Clinical Validation of FLACC: Preverbal Patient Pain Scale

The study investigated the validity of FLACC in the assessment of pain by measuring changes in scores in response to the administration of analgesics. The sample of the study was 147 children under the age of three who were admitted in the intensive care unit, post-anesthesia unit, surgical and trauma unit, and infant unit. The evaluation of changes in the FLACC score was based on the five behaviors that were an indication of feeling of pain in children. The study used a sample of 147 children who were not able to speak up about the presence or intensity of pain using a self-report pain assessment tool

The objectives of the study were to validate the use of FLACC pain assessment tools in clinical treatment and pain management inventions in preverbal patients. The evaluation was carried out in five pediatric specialty units. Further, the researchers were evaluating the relationship between different types of analgesics administered during the FLACC assessment in each of the five identified units. Three types of analgesics were used in the research. The selection of children was based on particular characteristics to ensure that the child was qualified a preverbal pain feeling child.

The observation made in the indicated pointed to higher pre-analgesia in FLACC scores than in post-analgesia scores and significantly higher for patients who receive oploids than those who did not receive oploids. However, there were no significant differences in the peak FLACC scores in all patients regardless of whether the patients had received analgesics or not.

The conclusions of the study were that FLACC pain assessment tools did aid nurses in indentifying and evaluating the pain in preverbal children and the tools could be relied on in clinical judgment in determining analgesic choice instead of providing an alternative FLACC scores for selection of analgesics to be administered to the patient.

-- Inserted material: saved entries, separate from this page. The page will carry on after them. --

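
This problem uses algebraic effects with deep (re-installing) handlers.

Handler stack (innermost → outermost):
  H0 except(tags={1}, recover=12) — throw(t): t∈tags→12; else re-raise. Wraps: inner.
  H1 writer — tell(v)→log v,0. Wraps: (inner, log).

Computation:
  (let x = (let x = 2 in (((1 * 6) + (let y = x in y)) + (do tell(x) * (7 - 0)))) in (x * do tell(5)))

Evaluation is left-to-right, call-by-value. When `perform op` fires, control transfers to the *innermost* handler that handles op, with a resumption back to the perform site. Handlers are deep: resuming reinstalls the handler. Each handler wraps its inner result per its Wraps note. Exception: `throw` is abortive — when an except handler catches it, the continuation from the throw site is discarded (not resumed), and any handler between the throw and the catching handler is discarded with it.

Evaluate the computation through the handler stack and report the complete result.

Answer: (0, (2, 5))

Working:
tell(2) @ H1 ⇒ log+=2
tell(5) @ H1 ⇒ log+=5
H0 returns 0
H1 returns (0, (2, 5))
= (0, (2, 5))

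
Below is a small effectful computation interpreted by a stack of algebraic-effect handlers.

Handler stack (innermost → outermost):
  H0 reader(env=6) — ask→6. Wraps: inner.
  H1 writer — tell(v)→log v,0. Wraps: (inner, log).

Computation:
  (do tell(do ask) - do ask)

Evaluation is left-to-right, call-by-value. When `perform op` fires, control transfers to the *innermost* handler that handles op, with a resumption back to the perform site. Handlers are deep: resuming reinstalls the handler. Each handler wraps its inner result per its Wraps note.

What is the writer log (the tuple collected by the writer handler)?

Answer: (6)

Working:
ask @ H0 ⇒ 6
tell(6) @ H1 ⇒ log+=6
ask @ H0 ⇒ 6
H0 returns -6
H1 returns (-6, (6))
= (-6, (6))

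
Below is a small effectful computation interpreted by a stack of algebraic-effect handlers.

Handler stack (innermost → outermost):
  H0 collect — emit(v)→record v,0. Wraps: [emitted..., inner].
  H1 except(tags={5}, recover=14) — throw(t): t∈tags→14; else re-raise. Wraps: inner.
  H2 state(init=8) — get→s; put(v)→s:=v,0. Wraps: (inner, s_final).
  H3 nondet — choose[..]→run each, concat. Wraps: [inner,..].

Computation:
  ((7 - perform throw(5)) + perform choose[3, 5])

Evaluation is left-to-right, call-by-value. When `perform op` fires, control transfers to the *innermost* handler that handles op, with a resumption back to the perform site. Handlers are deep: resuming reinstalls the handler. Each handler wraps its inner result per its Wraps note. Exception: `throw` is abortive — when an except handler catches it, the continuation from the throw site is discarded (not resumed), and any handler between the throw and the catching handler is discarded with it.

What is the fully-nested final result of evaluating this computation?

Step-by-step:
throw(5) @ H1 caught ⇒ 14
H2 returns (14, 8)
H3 returns [(14, 8)]
= [(14, 8)]

Answer: [(14, 8)]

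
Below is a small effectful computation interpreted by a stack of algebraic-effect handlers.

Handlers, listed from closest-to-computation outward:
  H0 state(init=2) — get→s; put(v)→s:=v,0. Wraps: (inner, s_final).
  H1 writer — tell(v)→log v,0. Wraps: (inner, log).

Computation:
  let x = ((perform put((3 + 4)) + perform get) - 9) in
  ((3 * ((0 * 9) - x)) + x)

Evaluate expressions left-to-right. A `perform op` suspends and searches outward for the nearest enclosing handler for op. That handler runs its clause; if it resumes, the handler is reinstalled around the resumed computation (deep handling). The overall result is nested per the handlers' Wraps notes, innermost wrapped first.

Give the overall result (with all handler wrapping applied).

Working:
put(7) @ H0 ⇒ s:=7
get @ H0 ⇒ 7
H0 returns (4, 7)
H1 returns ((4, 7), ())
= ((4, 7), ())

Answer: ((4, 7), ())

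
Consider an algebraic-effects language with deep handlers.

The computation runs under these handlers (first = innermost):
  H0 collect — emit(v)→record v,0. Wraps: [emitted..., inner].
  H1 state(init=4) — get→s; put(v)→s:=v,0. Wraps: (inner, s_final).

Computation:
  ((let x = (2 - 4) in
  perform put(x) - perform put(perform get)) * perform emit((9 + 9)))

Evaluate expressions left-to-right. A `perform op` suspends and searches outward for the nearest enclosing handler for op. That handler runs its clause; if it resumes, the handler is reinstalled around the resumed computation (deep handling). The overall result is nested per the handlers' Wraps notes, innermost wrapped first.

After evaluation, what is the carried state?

Answer: -2

Working:
put(-2) @ H1 ⇒ s:=-2
get @ H1 ⇒ -2
put(-2) @ H1 ⇒ s:=-2
emit(18) @ H0 ⇒ out+=18
H0 returns [18, 0]
H1 returns ([18, 0], -2)
= ([18, 0], -2)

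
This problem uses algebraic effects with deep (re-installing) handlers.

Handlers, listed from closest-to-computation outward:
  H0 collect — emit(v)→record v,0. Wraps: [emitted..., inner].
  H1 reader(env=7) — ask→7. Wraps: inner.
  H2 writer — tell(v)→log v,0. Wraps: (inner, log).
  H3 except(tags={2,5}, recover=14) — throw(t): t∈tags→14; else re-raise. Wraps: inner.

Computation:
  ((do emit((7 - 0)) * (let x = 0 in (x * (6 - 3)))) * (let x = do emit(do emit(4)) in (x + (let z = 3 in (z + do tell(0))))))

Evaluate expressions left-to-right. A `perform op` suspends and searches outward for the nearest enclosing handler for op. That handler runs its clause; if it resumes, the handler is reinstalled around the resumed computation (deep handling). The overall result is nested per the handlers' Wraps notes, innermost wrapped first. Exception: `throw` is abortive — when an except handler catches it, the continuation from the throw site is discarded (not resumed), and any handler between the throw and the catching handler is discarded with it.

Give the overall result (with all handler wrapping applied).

Step-by-step:
emit(7) @ H0 ⇒ out+=7
emit(4) @ H0 ⇒ out+=4
emit(0) @ H0 ⇒ out+=0
tell(0) @ H2 ⇒ log+=0
H0 returns [7, 4, 0, 0]
H1 returns [7, 4, 0, 0]
H2 returns ([7, 4, 0, 0], (0))
H3 returns ([7, 4, 0, 0], (0))
= ([7, 4, 0, 0], (0))

Answer: ([7, 4, 0, 0], (0))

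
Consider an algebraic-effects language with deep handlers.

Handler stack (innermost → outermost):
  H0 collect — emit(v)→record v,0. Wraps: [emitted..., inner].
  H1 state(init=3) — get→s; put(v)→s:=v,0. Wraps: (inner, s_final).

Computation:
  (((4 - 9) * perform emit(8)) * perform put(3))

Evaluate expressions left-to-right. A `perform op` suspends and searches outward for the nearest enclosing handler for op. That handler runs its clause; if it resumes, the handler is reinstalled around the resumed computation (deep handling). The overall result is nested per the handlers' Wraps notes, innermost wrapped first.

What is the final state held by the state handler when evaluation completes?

Working:
emit(8) @ H0 ⇒ out+=8
put(3) @ H1 ⇒ s:=3
H0 returns [8, 0]
H1 returns ([8, 0], 3)
= ([8, 0], 3)

Answer: 3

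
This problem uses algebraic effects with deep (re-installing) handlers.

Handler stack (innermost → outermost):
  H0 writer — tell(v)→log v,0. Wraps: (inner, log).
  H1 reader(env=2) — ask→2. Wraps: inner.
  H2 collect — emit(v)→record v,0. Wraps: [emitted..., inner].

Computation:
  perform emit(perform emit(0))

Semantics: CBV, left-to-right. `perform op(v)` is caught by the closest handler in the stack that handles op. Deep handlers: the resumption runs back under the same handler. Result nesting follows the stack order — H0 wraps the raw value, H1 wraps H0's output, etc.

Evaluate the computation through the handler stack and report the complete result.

Step-by-step:
emit(0) @ H2 ⇒ out+=0
emit(0) @ H2 ⇒ out+=0
H0 returns (0, ())
H1 returns (0, ())
H2 returns [0, 0, (0, ())]
= [0, 0, (0, ())]

Answer: [0, 0, (0, ())]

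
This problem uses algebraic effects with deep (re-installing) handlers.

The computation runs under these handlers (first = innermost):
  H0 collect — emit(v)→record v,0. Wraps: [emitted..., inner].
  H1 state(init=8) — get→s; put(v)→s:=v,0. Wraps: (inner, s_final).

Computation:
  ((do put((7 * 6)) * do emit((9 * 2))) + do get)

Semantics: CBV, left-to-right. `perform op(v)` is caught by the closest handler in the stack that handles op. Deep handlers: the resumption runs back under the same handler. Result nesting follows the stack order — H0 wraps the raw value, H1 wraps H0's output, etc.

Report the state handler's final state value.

Answer: 42

Working:
put(42) @ H1 ⇒ s:=42
emit(18) @ H0 ⇒ out+=18
get @ H1 ⇒ 42
H0 returns [18, 42]
H1 returns ([18, 42], 42)
= ([18, 42], 42)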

The discussion on the findings indicate the FLACC pain assessment tools were reliable and valid tools which could be used to supplement the clinical judgment to pediatric nurses by providing a standardized way of interpreting and quantifying pain behaviors in young patients. The discussion therefore gives a FLACC pain assessment tool a positive rating as a reliable and valid tool that can be used in assessing pain in surgery, trauma, or any other painful disease among children.

Recommendation on the Use of the FLACC Scale in Nursing

The results and findings of the three researches indicate that FLACC scale is a reliable and valid tool that can be used in clinics for assessment of pain among preverbal patients. The FLACC pain assessment tool provide nurses with a simpler and consistent way of assessing pain in patients who cannot speak, and thus enabling them to identify, document, and evaluate the intensity of pain in their patients. All the studies evaluated have given a positive rating on the validity and reliability of the FLACC scale as a tool to assess pain among children aged between 2 months and 7 years.  However, care should be taken to consider the existing clinical setup and the prevailing conditions.